Giuseppe Ragusa: The Limits of Machine Learning for Casual Inference

Data: Mercoledì 6 Maggio 2026, ore 15:30

Luogo: Aula Seminari Bruguier Pacini, DEM – Online via Teams

Relatore: Giuseppe Ragusa (Università di Roma, La Sapienza)

Titolo: The Limits of Machine Learning for Causal Inference

Abstract:

Double/Debiased Machine Learning (DML) provides √n-consistent estimation of low-dimensional parameters in the presence of high-dimensional nuisance functions, provided those nuisance functions are estimated at a sufficiently fast rate. We examine when this rate requirement is met in practice.
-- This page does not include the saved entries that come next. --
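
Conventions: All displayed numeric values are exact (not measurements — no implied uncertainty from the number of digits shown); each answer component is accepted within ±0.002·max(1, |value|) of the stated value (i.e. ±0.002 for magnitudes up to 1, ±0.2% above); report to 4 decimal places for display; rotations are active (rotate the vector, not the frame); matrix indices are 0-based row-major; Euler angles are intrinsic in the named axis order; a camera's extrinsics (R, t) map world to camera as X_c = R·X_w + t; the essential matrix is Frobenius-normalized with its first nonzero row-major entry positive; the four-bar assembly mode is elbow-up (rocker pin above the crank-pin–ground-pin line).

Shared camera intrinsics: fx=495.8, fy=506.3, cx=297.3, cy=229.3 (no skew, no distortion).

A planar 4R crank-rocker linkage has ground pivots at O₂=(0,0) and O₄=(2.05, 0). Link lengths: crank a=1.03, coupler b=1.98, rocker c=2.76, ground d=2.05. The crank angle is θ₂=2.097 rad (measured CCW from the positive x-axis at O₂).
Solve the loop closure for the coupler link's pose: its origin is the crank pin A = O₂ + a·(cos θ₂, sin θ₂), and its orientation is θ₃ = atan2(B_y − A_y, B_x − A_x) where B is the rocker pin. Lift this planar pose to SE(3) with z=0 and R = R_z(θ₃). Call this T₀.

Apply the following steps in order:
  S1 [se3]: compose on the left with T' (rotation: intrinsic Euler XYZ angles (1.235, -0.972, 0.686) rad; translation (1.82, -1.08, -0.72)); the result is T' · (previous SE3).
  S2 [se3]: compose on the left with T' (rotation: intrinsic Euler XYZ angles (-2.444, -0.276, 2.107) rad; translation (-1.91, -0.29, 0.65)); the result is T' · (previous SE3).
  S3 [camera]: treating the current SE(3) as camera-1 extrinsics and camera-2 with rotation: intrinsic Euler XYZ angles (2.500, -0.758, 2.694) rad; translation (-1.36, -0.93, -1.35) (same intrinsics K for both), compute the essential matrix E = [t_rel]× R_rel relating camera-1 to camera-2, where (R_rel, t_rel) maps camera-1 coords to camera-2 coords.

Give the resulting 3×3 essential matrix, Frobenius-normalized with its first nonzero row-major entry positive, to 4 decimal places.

matrix = [0.0212 0.0528 0.5190; -0.3275 0.3975 -0.3423; 0.2597 -0.4103 -0.3306]

source (fourbar_fk): coupler pose = R=[0.6316 -0.7753 0.0000; 0.7753 0.6316 0.0000; 0.0000 0.0000 1.0000], t=(-0.5173, 0.8907, 0.0000)
after S1 (compose_se3): R=[-0.0013 -0.5636 -0.8260; 0.3313 0.7791 -0.5322; 0.9435 -0.2744 0.1857], t=(1.2764, -0.2087, -0.6412)
after S2 (compose_se3): R=[-0.5305 -0.2926 0.7956; 0.6640 0.4400 0.6046; -0.5269 0.8490 -0.0391], t=(-2.1900, -1.6917, 0.4482)
after S3 (essential): [0.0212 0.0528 0.5190; -0.3275 0.3975 -0.3423; 0.2597 -0.4103 -0.3306]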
Through a systematic review of convergence-rate theory for Lasso, random forests, neural networks, and other learners, we show that the required rate is harder to achieve than widely assumed— especially for random forests, which lack any general L2(P)-rate guarantee strong enough for DML. We document a misalignment between standard cross-validation, which targets prediction risk, and the nuisance estimation quality that DML actually requires. As a result of this misalignment, two learners with nearly identical prediction errors can produce dramatically different biases in the target estimator. Extensive simulations across four partially linear regression designs confirm that (i) finite-sample bias, not variance, is the dominant source of inference failure; (ii) prediction-optimal tuning can produce 50-fold more bias than a well-chosen fixed learner pair; and (iii) implementation randomness from stochastic learners may be a non-negligible additional variance source. We propose a target-aware tuning algorithm that supplements prediction- based cross-validation with a stability screen and a least-regularized selection step, motivated by semiparametric undersmoothing logic.

Organizzatore del seminario: Francesco Valentini